1990’lı yıllarda yabancı ülkelerin firması olan YÜRÜGOLD firması Gümüşhane’de altın çıkarma girişimleri büyük tartışmalara yol açmıştı.
Zamanın valisi ile firmanın düzenlediği basın toplantısına katılmıştım.
Firma, altın çıkaracakları alanı sonradan dolduracaklarını, ağaçlandıracaklarını ve eski konumuna getirdikten sonra bırakıp gideceklerini söylüyorlardı.
Altın ayrıştırmada kullanılan siyanürün çevreye büyük zararlar vereceği konusu büyük kuşkular yaratıyordu.

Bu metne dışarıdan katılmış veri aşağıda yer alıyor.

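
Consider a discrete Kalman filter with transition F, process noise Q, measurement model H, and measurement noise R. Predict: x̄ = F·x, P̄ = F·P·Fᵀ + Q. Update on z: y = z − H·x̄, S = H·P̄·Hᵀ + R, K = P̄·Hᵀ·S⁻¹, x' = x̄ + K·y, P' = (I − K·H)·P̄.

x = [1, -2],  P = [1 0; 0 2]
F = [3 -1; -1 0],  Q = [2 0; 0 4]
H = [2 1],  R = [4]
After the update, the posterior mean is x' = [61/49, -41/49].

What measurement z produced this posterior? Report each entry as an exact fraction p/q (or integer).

x̄ = F·x = [5, -1]
P̄ = F·P·Fᵀ + Q = [13 -3; -3 5]
S = H·P̄·Hᵀ + R = [49]
K = P̄·Hᵀ·S⁻¹ = [23/49; -1/49]
x' − x̄ = [-184/49, 8/49] = K·y
y = (KᵀK)⁻¹·Kᵀ·(x' − x̄) = [-8]
z = y + H·x̄ = [-8] + [9] = [1]

z = [1]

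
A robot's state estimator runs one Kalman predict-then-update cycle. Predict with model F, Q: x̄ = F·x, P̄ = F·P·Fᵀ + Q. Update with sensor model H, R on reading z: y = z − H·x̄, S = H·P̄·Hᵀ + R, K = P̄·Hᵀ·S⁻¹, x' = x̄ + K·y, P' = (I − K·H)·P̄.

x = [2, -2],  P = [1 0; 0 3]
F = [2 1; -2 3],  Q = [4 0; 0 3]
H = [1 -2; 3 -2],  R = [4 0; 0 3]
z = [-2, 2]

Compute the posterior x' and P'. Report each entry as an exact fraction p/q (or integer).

x' = [11074/6677, 9862/6677]
P' = [9904/6677 10530/6677; 10530/6677 14019/6677]

x̄ = F·x = [2, -10]
P̄ = F·P·Fᵀ + Q = [11 5; 5 34]
y = z − H·x̄ = [-24, -24]
S = H·P̄·Hᵀ + R = [131 129; 129 178]
K = P̄·Hᵀ·S⁻¹ = [-2789/6677 2884/6677; -4377/6677 1184/6677]
x' = x̄ + K·y = [11074/6677, 9862/6677]
P' = (I − K·H)·P̄ = [9904/6677 10530/6677; 10530/6677 14019/6677]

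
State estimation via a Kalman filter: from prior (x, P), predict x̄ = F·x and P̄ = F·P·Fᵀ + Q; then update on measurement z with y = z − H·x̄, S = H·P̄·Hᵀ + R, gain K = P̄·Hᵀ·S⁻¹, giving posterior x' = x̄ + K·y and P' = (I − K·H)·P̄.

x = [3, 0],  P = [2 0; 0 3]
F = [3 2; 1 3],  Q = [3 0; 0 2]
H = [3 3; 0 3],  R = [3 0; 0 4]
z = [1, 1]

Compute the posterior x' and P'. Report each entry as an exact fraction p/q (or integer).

x' = [6087/13696, 115/3424]
P' = [9519/13696 -1317/3424; -1317/3424 343/856]

x̄ = F·x = [9, 3]
P̄ = F·P·Fᵀ + Q = [33 24; 24 31]
y = z − H·x̄ = [-35, -8]
S = H·P̄·Hᵀ + R = [1011 495; 495 283]
K = P̄·Hᵀ·S⁻¹ = [4251/13696 -3951/13696; 55/3424 1029/3424]
x' = x̄ + K·y = [6087/13696, 115/3424]
P' = (I − K·H)·P̄ = [9519/13696 -1317/3424; -1317/3424 343/856]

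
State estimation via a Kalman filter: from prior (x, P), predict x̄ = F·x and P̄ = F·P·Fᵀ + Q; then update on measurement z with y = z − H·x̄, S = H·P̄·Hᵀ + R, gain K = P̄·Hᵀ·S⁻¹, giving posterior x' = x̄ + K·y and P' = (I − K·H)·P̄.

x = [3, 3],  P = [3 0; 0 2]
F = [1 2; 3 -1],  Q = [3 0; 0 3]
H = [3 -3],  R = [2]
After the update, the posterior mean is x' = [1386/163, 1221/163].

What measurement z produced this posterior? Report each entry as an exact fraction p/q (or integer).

z = [3]

x̄ = F·x = [9, 6]
P̄ = F·P·Fᵀ + Q = [14 5; 5 32]
S = H·P̄·Hᵀ + R = [326]
K = P̄·Hᵀ·S⁻¹ = [27/326; -81/326]
x' − x̄ = [-81/163, 243/163] = K·y
y = (KᵀK)⁻¹·Kᵀ·(x' − x̄) = [-6]
z = y + H·x̄ = [-6] + [9] = [3]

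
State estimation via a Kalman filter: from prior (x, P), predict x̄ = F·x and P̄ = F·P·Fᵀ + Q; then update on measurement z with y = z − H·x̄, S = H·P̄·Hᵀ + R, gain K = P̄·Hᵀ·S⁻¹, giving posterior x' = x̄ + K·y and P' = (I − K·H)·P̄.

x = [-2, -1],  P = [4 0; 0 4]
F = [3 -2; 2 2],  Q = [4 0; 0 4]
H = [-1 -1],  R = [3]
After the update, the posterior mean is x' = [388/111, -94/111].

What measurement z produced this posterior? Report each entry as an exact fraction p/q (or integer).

z = [-3]

x̄ = F·x = [-4, -6]
P̄ = F·P·Fᵀ + Q = [56 8; 8 36]
S = H·P̄·Hᵀ + R = [111]
K = P̄·Hᵀ·S⁻¹ = [-64/111; -44/111]
x' − x̄ = [832/111, 572/111] = K·y
y = (KᵀK)⁻¹·Kᵀ·(x' − x̄) = [-13]
z = y + H·x̄ = [-13] + [10] = [-3]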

Bu nedenle, firma karşılaştığı büyük tepkiler nedeniyle işe başlayamadı ve çekip gitti.
Kaz dağlarında maden işletenler de bırakıp giderken, ağaç dikecek ve yeşil bitki örtüsünü eski haline getirdikten sonra terk edeceklerdi.
Ne oldu?
Hiçbir şey yapmadılar. Halkın mücadelesi, çektikleri çileler, mahkemelere verilmeleri yanlarına kâr kaldı.

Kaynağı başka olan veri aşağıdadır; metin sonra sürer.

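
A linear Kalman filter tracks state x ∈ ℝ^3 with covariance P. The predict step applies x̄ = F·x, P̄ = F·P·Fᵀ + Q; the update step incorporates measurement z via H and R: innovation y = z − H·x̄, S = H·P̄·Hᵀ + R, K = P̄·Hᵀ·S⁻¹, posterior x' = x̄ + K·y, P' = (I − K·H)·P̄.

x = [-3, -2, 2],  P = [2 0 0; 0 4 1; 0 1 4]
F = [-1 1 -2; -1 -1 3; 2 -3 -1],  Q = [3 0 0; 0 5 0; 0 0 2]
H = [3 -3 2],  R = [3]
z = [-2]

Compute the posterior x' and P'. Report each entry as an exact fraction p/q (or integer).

x' = [1467/1271, 4741/1271, 3574/1271]
P' = [12291/1271 -1491/1271 -20493/1271; -1491/1271 8011/1271 13938/1271; -20493/1271 13938/1271 51855/1271]

x̄ = F·x = [-3, 11, -2]
P̄ = F·P·Fᵀ + Q = [21 -21 -3; -21 41 -12; -3 -12 56]
y = z − H·x̄ = [44]
S = H·P̄·Hᵀ + R = [1271]
K = P̄·Hᵀ·S⁻¹ = [120/1271; -210/1271; 139/1271]
x' = x̄ + K·y = [1467/1271, 4741/1271, 3574/1271]
P' = (I − K·H)·P̄ = [12291/1271 -1491/1271 -20493/1271; -1491/1271 8011/1271 13938/1271; -20493/1271 13938/1271 51855/1271]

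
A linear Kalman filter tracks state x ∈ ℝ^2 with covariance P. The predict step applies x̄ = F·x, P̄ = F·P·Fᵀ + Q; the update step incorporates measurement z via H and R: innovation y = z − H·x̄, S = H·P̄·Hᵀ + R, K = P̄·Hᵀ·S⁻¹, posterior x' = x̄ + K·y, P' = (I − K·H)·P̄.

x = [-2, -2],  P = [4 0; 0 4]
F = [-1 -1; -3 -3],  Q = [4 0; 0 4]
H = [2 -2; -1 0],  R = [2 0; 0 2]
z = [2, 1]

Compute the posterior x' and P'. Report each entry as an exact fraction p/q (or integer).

x' = [-26/47, -208/141]
P' = [76/47 232/141; 232/141 916/423]

x̄ = F·x = [4, 12]
P̄ = F·P·Fᵀ + Q = [12 24; 24 76]
y = z − H·x̄ = [18, 5]
S = H·P̄·Hᵀ + R = [162 24; 24 14]
K = P̄·Hᵀ·S⁻¹ = [-4/141 -38/47; -220/423 -116/141]
x' = x̄ + K·y = [-26/47, -208/141]
P' = (I − K·H)·P̄ = [76/47 232/141; 232/141 916/423]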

Maden alınan saha da tüm çirkinliği ve çıplaklığıyla huzur kaçırmaya devam ediyor.
Şimdi maden sahalarıyla ilgili yeni bir yönetmelik çıkarılmış.
O yönetmelikte diyor ki, “ maden sahaları üstünde zeytin ağaçları varsa, madenci firma zeytin ağaçlarını kesebilir. Sonra da zeytin ağaçlarını yeniden dikecekmiş.
Bir zeytin ağacı kaç yılda yetişir?
O zeytin ağaçları ürün vermeğe başlayacağı zamana kadar, geçimini yalnızca zeytinden elde edenler o zamana kadar ne ile geçinecekler?
O soruların yanıtı ortada yok.
Ormanlık alanlarda, ağaçları keserek maden arayanların, madenleri aldıktan sonra nasıl çekip gittilerse, zeytin ağaçlarını kesenler de öğle yapacak. Kimse, kimseyi kandırmasın.
O yönetmelikte, zeytin ağaçlarının sahiplerinin geçimlerini garantiye alan maddeler var mı?
Yönetmeliği okumadım. Olayı ulusal basından izleyerek öğreniyorum.
Daha önceki örnekler, halkın saf dışı edileceğini, büyük geçim sıkıntılarıyla baş başa kalacaklarını düşünüyorum.
Yarım yüz yılı aşkın basın yaşamımızda, gördüğümüz örnekler bunu gösteriyor.
Sonuç ne olacak?
Cahit Sıtkı’nın “35 Yaş Şiirinde” belirttiği gibi:
“Bu kaçıncı bahçe gördüm tarumar!” olacak.